Actually implementing this rule for a large company with lots of projects going on and many loans at varying interest rates requires fairly complex regulations.  Thanks to this decision a part of those regulations is now invalid.  What part you ask ? 1.263A-11(e)(1)(ii)(B).  Here was the specific issue:

Dominion provides electric power and natural gas to individuals and businesses. In 1996, it replaced coal burners in two of its plants. When making those improvements, it temporarily removed the units from service — one unit for two months, the other for three months. During that time, Dominion incurred interest on debt unrelated to the improvements.

The parties agree that a certain amount of construction-period interest should be capitalized instead of deducted, but the extent of that capitalization requirement is the essence of this dispute. The parties agree that the Treasury regulation plainly defines production expenditures to include not only the amount spent on the improvement but also the adjusted basis of the entire unit being improved. For simplicity, adjusted basis can be considered as the original cost of the unit. The issue on appeal is whether that latter inclusion of the adjusted basis of the unit violates various statutory provisions. Because the regulation requires a larger base amount (by including the adjusted basis amount), it results in a larger amount of interest to be capitalized. Thus, the practical impact determines how much interest Dominion must capitalize instead of deduct from its taxable income as a result of burner improvements in its power plants.

So the IRS position in the regulations is that when the plant goes off line for improvements, interest attributable to the remaining basis of the whole plant, not just the improvements, is capitalized.

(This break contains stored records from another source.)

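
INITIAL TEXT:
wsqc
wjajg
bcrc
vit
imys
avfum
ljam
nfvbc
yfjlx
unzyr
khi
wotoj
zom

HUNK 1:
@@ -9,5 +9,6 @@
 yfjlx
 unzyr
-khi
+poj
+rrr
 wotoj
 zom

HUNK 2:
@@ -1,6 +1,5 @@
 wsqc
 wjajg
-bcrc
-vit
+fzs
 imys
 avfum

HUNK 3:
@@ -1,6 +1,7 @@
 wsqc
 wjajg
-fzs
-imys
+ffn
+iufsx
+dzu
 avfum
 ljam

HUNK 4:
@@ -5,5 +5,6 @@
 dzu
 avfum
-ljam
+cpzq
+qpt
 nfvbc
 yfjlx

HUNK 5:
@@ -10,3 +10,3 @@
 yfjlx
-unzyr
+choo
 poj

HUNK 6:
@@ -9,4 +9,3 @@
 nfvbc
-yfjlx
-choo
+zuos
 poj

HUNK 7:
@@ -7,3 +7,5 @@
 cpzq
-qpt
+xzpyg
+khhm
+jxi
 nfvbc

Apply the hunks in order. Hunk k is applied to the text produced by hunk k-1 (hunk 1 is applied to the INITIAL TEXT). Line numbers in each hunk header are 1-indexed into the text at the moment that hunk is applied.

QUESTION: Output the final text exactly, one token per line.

Hunk 1: at line 9 remove [khi] add [poj,rrr] -> 14 lines: wsqc wjajg bcrc vit imys avfum ljam nfvbc yfjlx unzyr poj rrr wotoj zom
Hunk 2: at line 1 remove [bcrc,vit] add [fzs] -> 13 lines: wsqc wjajg fzs imys avfum ljam nfvbc yfjlx unzyr poj rrr wotoj zom
Hunk 3: at line 1 remove [fzs,imys] add [ffn,iufsx,dzu] -> 14 lines: wsqc wjajg ffn iufsx dzu avfum ljam nfvbc yfjlx unzyr poj rrr wotoj zom
Hunk 4: at line 5 remove [ljam] add [cpzq,qpt] -> 15 lines: wsqc wjajg ffn iufsx dzu avfum cpzq qpt nfvbc yfjlx unzyr poj rrr wotoj zom
Hunk 5: at line 10 remove [unzyr] add [choo] -> 15 lines: wsqc wjajg ffn iufsx dzu avfum cpzq qpt nfvbc yfjlx choo poj rrr wotoj zom
Hunk 6: at line 9 remove [yfjlx,choo] add [zuos] -> 14 lines: wsqc wjajg ffn iufsx dzu avfum cpzq qpt nfvbc zuos poj rrr wotoj zom
Hunk 7: at line 7 remove [qpt] add [xzpyg,khhm,jxi] -> 16 lines: wsqc wjajg ffn iufsx dzu avfum cpzq xzpyg khhm jxi nfvbc zuos poj rrr wotoj zom

Answer: wsqc
wjajg
ffn
iufsx
dzu
avfum
cpzq
xzpyg
khhm
jxi
nfvbc
zuos
poj
rrr
wotoj
zom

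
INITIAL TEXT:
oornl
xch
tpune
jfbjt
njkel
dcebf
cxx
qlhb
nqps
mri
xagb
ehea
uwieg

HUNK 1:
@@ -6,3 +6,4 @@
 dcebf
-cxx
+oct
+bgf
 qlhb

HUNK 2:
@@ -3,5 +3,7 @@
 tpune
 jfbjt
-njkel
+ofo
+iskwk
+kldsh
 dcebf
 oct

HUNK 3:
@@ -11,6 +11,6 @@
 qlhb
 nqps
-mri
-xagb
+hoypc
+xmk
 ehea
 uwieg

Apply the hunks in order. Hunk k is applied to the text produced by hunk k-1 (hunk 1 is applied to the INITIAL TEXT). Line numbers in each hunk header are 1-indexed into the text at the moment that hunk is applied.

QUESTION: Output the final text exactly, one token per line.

Hunk 1: at line 6 remove [cxx] add [oct,bgf] -> 14 lines: oornl xch tpune jfbjt njkel dcebf oct bgf qlhb nqps mri xagb ehea uwieg
Hunk 2: at line 3 remove [njkel] add [ofo,iskwk,kldsh] -> 16 lines: oornl xch tpune jfbjt ofo iskwk kldsh dcebf oct bgf qlhb nqps mri xagb ehea uwieg
Hunk 3: at line 11 remove [mri,xagb] add [hoypc,xmk] -> 16 lines: oornl xch tpune jfbjt ofo iskwk kldsh dcebf oct bgf qlhb nqps hoypc xmk ehea uwieg

Answer: oornl
xch
tpune
jfbjt
ofo
iskwk
kldsh
dcebf
oct
bgf
qlhb
nqps
hoypc
xmk
ehea
uwieg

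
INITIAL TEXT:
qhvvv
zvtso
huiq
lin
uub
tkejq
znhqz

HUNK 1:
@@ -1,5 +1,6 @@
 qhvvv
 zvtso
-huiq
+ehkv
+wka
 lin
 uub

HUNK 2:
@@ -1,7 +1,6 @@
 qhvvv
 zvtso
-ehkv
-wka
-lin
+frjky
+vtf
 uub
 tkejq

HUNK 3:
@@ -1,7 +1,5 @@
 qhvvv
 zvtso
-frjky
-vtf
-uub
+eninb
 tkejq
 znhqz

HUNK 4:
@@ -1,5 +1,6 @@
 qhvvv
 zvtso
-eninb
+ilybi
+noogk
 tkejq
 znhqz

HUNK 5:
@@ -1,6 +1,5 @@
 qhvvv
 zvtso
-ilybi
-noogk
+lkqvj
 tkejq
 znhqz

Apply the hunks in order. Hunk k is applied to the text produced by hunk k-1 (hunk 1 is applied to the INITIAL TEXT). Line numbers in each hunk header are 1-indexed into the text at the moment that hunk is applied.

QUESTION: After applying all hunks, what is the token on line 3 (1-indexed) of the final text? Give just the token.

Answer: lkqvj

Derivation:
Hunk 1: at line 1 remove [huiq] add [ehkv,wka] -> 8 lines: qhvvv zvtso ehkv wka lin uub tkejq znhqz
Hunk 2: at line 1 remove [ehkv,wka,lin] add [frjky,vtf] -> 7 lines: qhvvv zvtso frjky vtf uub tkejq znhqz
Hunk 3: at line 1 remove [frjky,vtf,uub] add [eninb] -> 5 lines: qhvvv zvtso eninb tkejq znhqz
Hunk 4: at line 1 remove [eninb] add [ilybi,noogk] -> 6 lines: qhvvv zvtso ilybi noogk tkejq znhqz
Hunk 5: at line 1 remove [ilybi,noogk] add [lkqvj] -> 5 lines: qhvvv zvtso lkqvj tkejq znhqz
Final line 3: lkqvj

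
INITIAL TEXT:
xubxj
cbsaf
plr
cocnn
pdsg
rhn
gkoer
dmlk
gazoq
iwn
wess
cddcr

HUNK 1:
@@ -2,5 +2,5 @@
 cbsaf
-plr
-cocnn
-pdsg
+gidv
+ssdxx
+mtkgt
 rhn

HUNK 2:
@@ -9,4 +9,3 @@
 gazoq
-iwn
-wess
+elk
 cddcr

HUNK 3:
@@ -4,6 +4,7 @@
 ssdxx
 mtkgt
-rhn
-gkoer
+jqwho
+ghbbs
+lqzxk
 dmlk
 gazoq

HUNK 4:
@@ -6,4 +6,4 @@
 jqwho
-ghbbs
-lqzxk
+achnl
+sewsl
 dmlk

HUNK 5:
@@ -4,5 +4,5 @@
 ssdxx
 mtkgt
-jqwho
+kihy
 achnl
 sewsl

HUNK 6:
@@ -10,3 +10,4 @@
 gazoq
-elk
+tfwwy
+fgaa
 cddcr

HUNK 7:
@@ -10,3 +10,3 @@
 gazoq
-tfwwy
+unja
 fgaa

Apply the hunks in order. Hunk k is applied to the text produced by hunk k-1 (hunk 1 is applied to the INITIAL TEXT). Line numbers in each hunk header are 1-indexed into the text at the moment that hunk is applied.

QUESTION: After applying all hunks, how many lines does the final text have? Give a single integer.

Hunk 1: at line 2 remove [plr,cocnn,pdsg] add [gidv,ssdxx,mtkgt] -> 12 lines: xubxj cbsaf gidv ssdxx mtkgt rhn gkoer dmlk gazoq iwn wess cddcr
Hunk 2: at line 9 remove [iwn,wess] add [elk] -> 11 lines: xubxj cbsaf gidv ssdxx mtkgt rhn gkoer dmlk gazoq elk cddcr
Hunk 3: at line 4 remove [rhn,gkoer] add [jqwho,ghbbs,lqzxk] -> 12 lines: xubxj cbsaf gidv ssdxx mtkgt jqwho ghbbs lqzxk dmlk gazoq elk cddcr
Hunk 4: at line 6 remove [ghbbs,lqzxk] add [achnl,sewsl] -> 12 lines: xubxj cbsaf gidv ssdxx mtkgt jqwho achnl sewsl dmlk gazoq elk cddcr
Hunk 5: at line 4 remove [jqwho] add [kihy] -> 12 lines: xubxj cbsaf gidv ssdxx mtkgt kihy achnl sewsl dmlk gazoq elk cddcr
Hunk 6: at line 10 remove [elk] add [tfwwy,fgaa] -> 13 lines: xubxj cbsaf gidv ssdxx mtkgt kihy achnl sewsl dmlk gazoq tfwwy fgaa cddcr
Hunk 7: at line 10 remove [tfwwy] add [unja] -> 13 lines: xubxj cbsaf gidv ssdxx mtkgt kihy achnl sewsl dmlk gazoq unja fgaa cddcr
Final line count: 13

Answer: 13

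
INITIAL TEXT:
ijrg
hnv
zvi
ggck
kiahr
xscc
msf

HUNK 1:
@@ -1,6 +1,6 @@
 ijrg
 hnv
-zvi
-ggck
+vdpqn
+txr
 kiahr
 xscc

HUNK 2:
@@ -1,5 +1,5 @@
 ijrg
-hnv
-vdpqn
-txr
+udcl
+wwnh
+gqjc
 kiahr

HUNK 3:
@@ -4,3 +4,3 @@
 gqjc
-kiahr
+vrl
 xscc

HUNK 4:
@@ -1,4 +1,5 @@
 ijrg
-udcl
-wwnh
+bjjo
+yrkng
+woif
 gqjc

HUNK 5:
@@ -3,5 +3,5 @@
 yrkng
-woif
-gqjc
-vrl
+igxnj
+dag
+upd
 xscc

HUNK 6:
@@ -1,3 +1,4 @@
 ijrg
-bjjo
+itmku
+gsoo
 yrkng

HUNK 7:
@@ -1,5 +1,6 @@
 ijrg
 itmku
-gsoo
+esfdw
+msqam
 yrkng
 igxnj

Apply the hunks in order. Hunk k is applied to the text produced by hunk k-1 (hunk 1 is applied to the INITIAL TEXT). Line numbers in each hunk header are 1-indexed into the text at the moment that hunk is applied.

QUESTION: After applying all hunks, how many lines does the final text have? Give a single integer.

Hunk 1: at line 1 remove [zvi,ggck] add [vdpqn,txr] -> 7 lines: ijrg hnv vdpqn txr kiahr xscc msf
Hunk 2: at line 1 remove [hnv,vdpqn,txr] add [udcl,wwnh,gqjc] -> 7 lines: ijrg udcl wwnh gqjc kiahr xscc msf
Hunk 3: at line 4 remove [kiahr] add [vrl] -> 7 lines: ijrg udcl wwnh gqjc vrl xscc msf
Hunk 4: at line 1 remove [udcl,wwnh] add [bjjo,yrkng,woif] -> 8 lines: ijrg bjjo yrkng woif gqjc vrl xscc msf
Hunk 5: at line 3 remove [woif,gqjc,vrl] add [igxnj,dag,upd] -> 8 lines: ijrg bjjo yrkng igxnj dag upd xscc msf
Hunk 6: at line 1 remove [bjjo] add [itmku,gsoo] -> 9 lines: ijrg itmku gsoo yrkng igxnj dag upd xscc msf
Hunk 7: at line 1 remove [gsoo] add [esfdw,msqam] -> 10 lines: ijrg itmku esfdw msqam yrkng igxnj dag upd xscc msf
Final line count: 10

Answer: 10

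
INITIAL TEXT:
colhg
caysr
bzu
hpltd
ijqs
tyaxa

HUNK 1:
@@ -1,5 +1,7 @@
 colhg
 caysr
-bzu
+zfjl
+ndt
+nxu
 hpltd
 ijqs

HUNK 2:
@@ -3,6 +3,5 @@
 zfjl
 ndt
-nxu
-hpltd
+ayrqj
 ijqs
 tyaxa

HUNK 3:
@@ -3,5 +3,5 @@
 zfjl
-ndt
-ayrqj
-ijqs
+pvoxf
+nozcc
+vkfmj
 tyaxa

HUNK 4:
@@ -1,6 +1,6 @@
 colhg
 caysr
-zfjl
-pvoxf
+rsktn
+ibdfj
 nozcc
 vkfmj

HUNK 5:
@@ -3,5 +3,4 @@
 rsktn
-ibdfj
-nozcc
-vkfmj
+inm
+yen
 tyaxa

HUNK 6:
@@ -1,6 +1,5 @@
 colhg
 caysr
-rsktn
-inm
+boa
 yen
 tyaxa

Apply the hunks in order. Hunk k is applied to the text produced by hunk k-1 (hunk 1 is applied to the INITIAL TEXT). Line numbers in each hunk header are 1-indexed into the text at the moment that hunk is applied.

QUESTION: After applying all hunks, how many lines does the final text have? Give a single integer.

Hunk 1: at line 1 remove [bzu] add [zfjl,ndt,nxu] -> 8 lines: colhg caysr zfjl ndt nxu hpltd ijqs tyaxa
Hunk 2: at line 3 remove [nxu,hpltd] add [ayrqj] -> 7 lines: colhg caysr zfjl ndt ayrqj ijqs tyaxa
Hunk 3: at line 3 remove [ndt,ayrqj,ijqs] add [pvoxf,nozcc,vkfmj] -> 7 lines: colhg caysr zfjl pvoxf nozcc vkfmj tyaxa
Hunk 4: at line 1 remove [zfjl,pvoxf] add [rsktn,ibdfj] -> 7 lines: colhg caysr rsktn ibdfj nozcc vkfmj tyaxa
Hunk 5: at line 3 remove [ibdfj,nozcc,vkfmj] add [inm,yen] -> 6 lines: colhg caysr rsktn inm yen tyaxa
Hunk 6: at line 1 remove [rsktn,inm] add [boa] -> 5 lines: colhg caysr boa yen tyaxa
Final line count: 5

Answer: 5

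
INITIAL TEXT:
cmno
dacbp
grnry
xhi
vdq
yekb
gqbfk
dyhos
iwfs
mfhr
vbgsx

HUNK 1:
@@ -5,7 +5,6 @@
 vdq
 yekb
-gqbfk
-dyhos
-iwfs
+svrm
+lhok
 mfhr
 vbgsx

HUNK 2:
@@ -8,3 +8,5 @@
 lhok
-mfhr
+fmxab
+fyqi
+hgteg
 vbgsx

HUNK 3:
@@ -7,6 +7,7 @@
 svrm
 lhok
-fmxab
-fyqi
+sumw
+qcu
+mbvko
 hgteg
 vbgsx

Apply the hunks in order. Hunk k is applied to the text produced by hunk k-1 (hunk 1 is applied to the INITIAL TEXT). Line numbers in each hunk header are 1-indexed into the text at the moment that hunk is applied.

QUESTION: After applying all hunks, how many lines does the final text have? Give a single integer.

Hunk 1: at line 5 remove [gqbfk,dyhos,iwfs] add [svrm,lhok] -> 10 lines: cmno dacbp grnry xhi vdq yekb svrm lhok mfhr vbgsx
Hunk 2: at line 8 remove [mfhr] add [fmxab,fyqi,hgteg] -> 12 lines: cmno dacbp grnry xhi vdq yekb svrm lhok fmxab fyqi hgteg vbgsx
Hunk 3: at line 7 remove [fmxab,fyqi] add [sumw,qcu,mbvko] -> 13 lines: cmno dacbp grnry xhi vdq yekb svrm lhok sumw qcu mbvko hgteg vbgsx
Final line count: 13

Answer: 13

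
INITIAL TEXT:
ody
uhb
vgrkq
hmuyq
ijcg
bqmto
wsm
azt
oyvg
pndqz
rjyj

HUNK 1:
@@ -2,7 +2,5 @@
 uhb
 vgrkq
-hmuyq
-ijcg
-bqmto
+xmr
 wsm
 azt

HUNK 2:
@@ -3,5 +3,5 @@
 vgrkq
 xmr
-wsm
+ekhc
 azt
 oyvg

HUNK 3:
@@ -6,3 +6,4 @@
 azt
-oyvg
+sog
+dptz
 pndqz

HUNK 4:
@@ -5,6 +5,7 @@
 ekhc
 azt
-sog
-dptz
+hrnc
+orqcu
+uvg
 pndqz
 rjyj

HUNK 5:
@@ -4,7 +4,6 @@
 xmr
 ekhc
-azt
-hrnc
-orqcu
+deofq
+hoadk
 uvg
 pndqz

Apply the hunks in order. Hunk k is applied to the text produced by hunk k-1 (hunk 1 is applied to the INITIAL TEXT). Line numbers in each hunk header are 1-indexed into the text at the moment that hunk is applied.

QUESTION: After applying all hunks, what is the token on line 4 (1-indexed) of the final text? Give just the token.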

In order to analyze the validity of the regulation, the Court goes through a two-step process.  The first step is to determine whether the regulation contradicts the statute.  There was a challenge there:

As to Chevron step one, the CFC correctly recognized that the regulation does not contradict the text of the statute but only because the statute is opaque.

Regardless of the definition of “production expenditures,” the statute provides or assumes that sum would have been available to pay down the debt. The conclusion has been assumed in the premises, and therefore the statute iscircular.

Subsection (a)(1) refers to (a)(2) refers to (f)(1) refers to (f)(2) refers to (f)(4)(C) refers back to (a).

Since the statute is not clear, the Court moved on to intent and there found that the regulation missed the point.  The amount of interest to be capitalized is supposed to be based on the “avoided cost” principle.  If you had not spent the money on the improvement, you could have paid down debt.  Taking the plant off line does not free up cash to pay down debt.  The Court constructed an illustrative example:

For example, let’s say an owner purchased real property for $100,000 by a loan with a 3% interest rate. A few years later, she made an improvement that cost $5,000. If she had used that $5,000 toward the debt instead of the improvement, she would have avoided accruing $150 in interest ($5,000 multiplied by 3%). The avoided-cost rule requires her to capitalize that $150 in interest. The Treasury regulation, however, requires her to capitalize $3,150 in interest ($100,000 + $5,000 then multiplied by 3%). That result makes no sense, because there is no way that she could have avoided accruing $3,150 in interest by not making the improvement, as she did not expend or incur an amount equal to $105,000 when making the improvement.